Further to the worrying situation with the River Jordan and the Dead Sea (blogged about here and here) I now read about the collapsing fish stocks in the Sea of Galilee (see this article in the Times newspaper).
The article concerns the ban on catching the much sort after ‘St. Peter’s fish’ (formally Sarotherodon galilaeus galilaeus of the tilapia genus) in the Sea of Galilee.
“Stocks have dropped drastically in the past decade because of environmental and human factors. Annual catches of the St Peter’s fish, which takes its name from the New Testament story in which Jesus’s disciple, Peter, netted a fish with a gold coin in its mouth — and paid his taxes with it — have dropped from 300 tonnes to only 8.” James Hider and Yonit Farago from The Times, May 26 2010
The New Testament story is from the Gospel of Matthew:
When they came to Capernaum, the collectors of the two-drachma tax went up to Peter and said, “Does your teacher not pay the tax?” He said, “Yes.” And when he came into the house, Jesus spoke to him first, saying, “What do you think, Simon? From whom do kings of the earth take toll or tax? From their sons or from others?” And when he said, “From others,” Jesus said to him, “Then the sons are free. However, not to give offense to them, go to the sea and cast a hook and take the first fish that comes up, and when you open its mouth you will find a shekel. Take that and give it to them for me and for yourself.” Matthew 17:24-27 ESV
As has been astutely pointed about by Mark Goodacre over at NTblog the coin referred to in the Times article as gold was in fact a silver coin.

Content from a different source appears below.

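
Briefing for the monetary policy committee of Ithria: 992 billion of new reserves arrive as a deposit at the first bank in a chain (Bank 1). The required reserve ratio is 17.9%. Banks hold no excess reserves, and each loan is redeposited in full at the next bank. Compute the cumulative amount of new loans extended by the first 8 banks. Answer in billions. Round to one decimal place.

3610.7 billion

Bank i lends (1 − rr)^i of the original deposit: Bank 1 lends 992·0.8210 = 814.4320, Bank 2 lends 992·0.8210² ≈ 668.6487, and so on.
Summing a geometric series: total = 992·[0.8210·(1 − 0.8210^8) / (1 − 0.8210)] ≈ 3610.7233 billion.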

The greek word, στατήρ (stater), translated in the ESV as a shekel was of course worth four drachma and hence the coin paid for both Peter’s and Jesus’ temple tax.

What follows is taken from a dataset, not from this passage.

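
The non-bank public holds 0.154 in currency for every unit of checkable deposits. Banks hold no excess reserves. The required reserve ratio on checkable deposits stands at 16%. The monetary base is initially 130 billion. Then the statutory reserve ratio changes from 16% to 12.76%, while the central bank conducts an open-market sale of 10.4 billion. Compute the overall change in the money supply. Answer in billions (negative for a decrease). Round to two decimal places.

Before: m₁ = (1 + 0.154) / (0.16 + 0.154) ≈ 3.675159, MB₁ = 130, so M₁ = 3.675159 × 130 ≈ 477.7707 billion.
After: m₂ = (1 + 0.154) / (0.1276 + 0.154) ≈ 4.098011, MB₂ = 130 − 10.4 = 119.6, so M₂ = 4.098011 × 119.6 ≈ 490.1221 billion.
ΔM = M₂ − M₁ = 490.1221 − 477.7707 = 12.3514 billion.

12.35 billion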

Fascinating, one of the stated reasons for the drastic decline in stocks includes the following:
“One of the problems originated in the Gulf War in 1991, when Saddam Hussein set fire to Kuwait’s oil wells before being driven out by a US-led offensive. The resulting cloud of smoke permanently diverted migration routes of up to 10,000 hungry cormorants, which now fly up the African Rift Valley to the Sea of Galilee and guzzle its fish.” James Hider and Yonit Farago from The Times, May 26 2010
Of course one of the major reasons for the fish decline is illegal and over fishing. It’s a lucrative business providing for all the tourists who want to eat the fish that Jesus ate.